BRASÍLIA - Autor de requerimento para criar uma CPI mista sobre o uso de cartões corporativos pelo governo, o deputado Carlos Sampaio (PSDB-SP) passou o Carnaval debruçado sobre 2 mil páginas de documentos e perícias produzidos pelo Tribunal de Contas da União (TCU) que, segundo ele, comprovam uma farra no uso dos cartões. "Há fraudes e irregularidades", afirma.
Sampaio diz que não é objetivo da CPI investigar gastos do presidente Lula e sua família e avisa que ela atingirá tanto o governo do PT como o do PSDB, do ex-presidente Fernando Henrique. Ele começa a recolher hoje assinaturas na expectativa de atingir o número exigido - 171 na Câmara e 27 no Senado - até meados da próxima semana.
PERGUNTA - O sr. tenta a criação de uma CPI mista, mas já se fala numa CPI do Senado, onde a oposição é mais forte. As pessoas estão compreendendo que a CPI é uma investigação mais ampla?
CARLOS SAMPAIO - Não é por causa de três ministros, de cujos gastos com o cartão ficamos sabendo agora. Tenho 2 mil páginas de perícias feitas pelo Tribunal de Contas da União, que não contemplam dados sigilosos. Só a CPI pode acessar informações sigilosas. Se não conseguirmos a CPI mista, entregarei todos os dados que tenho para que ela seja feita no Senado.
Aonde a CPI pode chegar?
A CPI poderá investigar com poderes que a Controladoria Geral da União (CGU) não tem. A CGU é um órgão ligado ao governo e não tem a capacidade judicial que a CPI tem. A CPI pode requisitar documentos, convocar depoimentos e dispõe de instrumentos que a CGU não tem. O desfecho da CPI deverá ser o de apresentar os responsáveis pelo uso indevido do cartão para serem punidos pela Justiça e o de criar um novo mecanismo que dê eficiência à fiscalização. Por isso, é que uma há chance efetiva na coleta das assinaturas. O receio do governo é a maior evidência de que a CPI tem de acontecer.

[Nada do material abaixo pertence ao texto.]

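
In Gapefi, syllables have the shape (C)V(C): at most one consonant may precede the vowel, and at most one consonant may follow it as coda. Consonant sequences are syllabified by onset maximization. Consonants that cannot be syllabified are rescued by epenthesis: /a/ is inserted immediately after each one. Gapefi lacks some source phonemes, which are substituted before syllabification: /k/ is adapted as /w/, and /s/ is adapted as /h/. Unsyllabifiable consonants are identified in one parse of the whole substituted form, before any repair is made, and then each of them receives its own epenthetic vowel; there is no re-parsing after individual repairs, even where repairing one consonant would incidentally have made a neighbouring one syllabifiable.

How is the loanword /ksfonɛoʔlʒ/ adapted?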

Depois que falei em CPI, a ministra Dilma pediu uma investigação e, dois dias depois, o ministro Paulo Bernardo soltou uma nova norma sobre o uso dos cartões. Estão fazendo tudo para evitar a CPI. O ministro Paulo Bernardo disse que seria a "CPI da tapioca", em referência ao fato de o ministro dos Esportes, Orlando Silva, ter usado o cartão para pagar despesas em uma tapiocaria, em Brasília. Não é a CPI da tapioca, como disse Paulo Bernardo. São R$ 140 milhões de gastos, de 2004 para cá. A CPI vai investigar de 2001 até agora, desde o nascedouro do cartão corporativo. Ou seja, pega PT e PSDB. São dois anos nos quais o PSDB, meu partido, era governo. Não estou partidarizando. A CPI vai cuidar de fatos mais graves que os episódios dos ministros.
O ministro Paulo Bernardo, e acho que não foi por má-fé, demonstrou um desconhecimento completo do uso do dinheiro público. Poderia ser uma tapioca, R$ 1 ou R$ 1 milhão. Ele tem de ter cuidado em não ridicularizar, porque se trata de dinheiro público, não do dinheiro dele. A CPI não é para fazer auê. É para pegar o mau uso.
O que a CPI deve investigar?
A CPI vai investigar três coisas. Duas são o uso indiscriminado do cartão corporativo e o desvirtuamento do uso. Nesses pontos, a perícia feita pelo TCU constatou que 60% do uso tem sido para saques na boca do caixa. O terceiro ponto é a verificação de fraudes no uso. Há um caso, por exemplo, de pagamento de dez diárias, sendo que a perícia constatou que a hospedagem durou cinco dias. Todas essas irregularidades estarão no foco da CPI. Por tabela, está a questão dos ministros.
As investigações vão atingir gastos do presidente e de seus familiares?
Sou contra, em princípio, à quebra de sigilo dos gastos do presidente. Por trás desses gastos há uma questão de segurança nacional. O presidente e sua esposa não estarão no foco da CPI. Isso poderia sugerir um interesse de bisbilhotar. A intenção também não é de acabar com o cartão corporativo, um instrumento ágil e moderno e que permite ter o extrato de todos os gastos. O problema é o desvirtuamento do uso do cartão.
E o caso de um segurança de Lurian, filha de Lula, que usou o cartão para fazer compras em lojas de materiais de construção, autopeças e ferragens, entre outras?
Tudo que entra no foco familiar é ruim para a CPI. Mas como a imprensa noticiou, talvez fosse o caso de requisitar os documentos, mas manter o sigilo.